The authors suggest that one way of making shared decision making easier is to increase the use of decision tools. Research has demonstrated that these aids can increase knowledge and decrease decisional conflict and anxiety. “Such tools could be provided to patients in advance of visits,” Keating explained, “such as through electronic medical record patient portals.”

This would allow patients time to learn about their individual risk of breast cancer as well as the benefits and harms of mammography screening, and also consider how they feel about the relative benefits and harms, she said. “They can then talk more with their doctor about what might make sense for them.”

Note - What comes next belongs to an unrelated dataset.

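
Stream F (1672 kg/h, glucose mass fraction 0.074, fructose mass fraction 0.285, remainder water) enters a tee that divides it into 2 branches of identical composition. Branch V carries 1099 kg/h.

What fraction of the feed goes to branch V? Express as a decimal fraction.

0.657

Fraction to V = 1099/1672 = 0.6573.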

“There are tools to help women understand their risk, like the [National Cancer Institute’s] Breast Cancer Risk Assessment Tool and the Breast Cancer Surveillance Consortium Breast Cancer Risk Calculator,” Keating explained, adding that the authors included a list of decision tools in their paper that can help with decisions once risk is understood.

But Mathew pointed out that at least in prostate cancer, decision tools are very underused. “Decision tools were used by less than 5% of physicians in our survey of PCPs that screen for prostate cancer, and I would not be surprised if it is equally low among breast cancer,” he said. “They have demonstrated to be useful under controlled conditions, but very few practices have the bandwidth or intent to adopt them. If they are incentivized to do so, then the situation may change.”

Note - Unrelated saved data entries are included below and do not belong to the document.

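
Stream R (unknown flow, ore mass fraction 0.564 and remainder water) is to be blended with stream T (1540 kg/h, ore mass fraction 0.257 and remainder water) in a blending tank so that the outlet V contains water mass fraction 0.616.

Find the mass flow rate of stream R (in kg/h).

1087 kg/h

Let R be the unknown flow. Total out = 1540 + R.
water balance: 1144.2 + 0.436·R = 0.616·(1540 + R)
(0.436 − 0.616)·R = 0.616×1540 − 1144.2 = -195.58
R = -195.58 / -0.180 = 1086.6 kg/h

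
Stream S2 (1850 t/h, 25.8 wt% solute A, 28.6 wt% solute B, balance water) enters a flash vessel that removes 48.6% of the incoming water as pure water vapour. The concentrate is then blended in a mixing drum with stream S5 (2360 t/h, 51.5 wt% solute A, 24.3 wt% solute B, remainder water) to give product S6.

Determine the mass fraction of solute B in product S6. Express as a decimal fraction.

0.290

Vapour removed = 0.486×0.456×1850 = 409.99 t/h; concentrate = 1440 t/h.
solute B reaching the mixer = 529.1 (from concentrate) + 2360×0.243 = 1102.6 t/h.
Product flow = 1440 + 2360 = 3800 t/h; solute B fraction = 0.290.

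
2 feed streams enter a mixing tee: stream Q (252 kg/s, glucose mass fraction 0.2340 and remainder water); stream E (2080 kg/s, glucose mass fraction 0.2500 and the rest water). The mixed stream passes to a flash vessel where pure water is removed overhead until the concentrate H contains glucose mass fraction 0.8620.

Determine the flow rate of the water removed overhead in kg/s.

glucose entering = 252×0.234 + 2080×0.250 = 578.97 kg/s.
All glucose reports to H, so H = 578.97/0.862 = 671.66 kg/s.
Total feed = 2332 kg/s; overhead = 2332 − 671.66 = 1660.3 kg/s.

1660 kg/s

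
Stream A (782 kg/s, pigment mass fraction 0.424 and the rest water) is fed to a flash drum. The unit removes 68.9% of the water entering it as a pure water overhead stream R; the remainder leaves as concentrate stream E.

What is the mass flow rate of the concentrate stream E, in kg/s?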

Another expert agreed with the authors that there is a need to promote shared decision making and also risk-based, personalized screening using risk prediction models to help inform decisions.  “At the same time, I believe that shared decision making for cancer screening and other health services is extremely difficult to implement in clinical practice, and has largely been unsuccessful due to many practical constraints,” said Paul Han, MD, MPH, director, Center for Outcomes Research & Evaluation and a senior scientist at the Maine Medical Center Research Institute in Portland, who was asked for comment. “And the prospect of adding risk-based screening to the mix makes things even more difficult and complex.  This is not to say we shouldn’t try, but we clearly need better approaches.”

The authors, Mathew, Han, and Buchsbaum have disclosed no relevant financial relationships.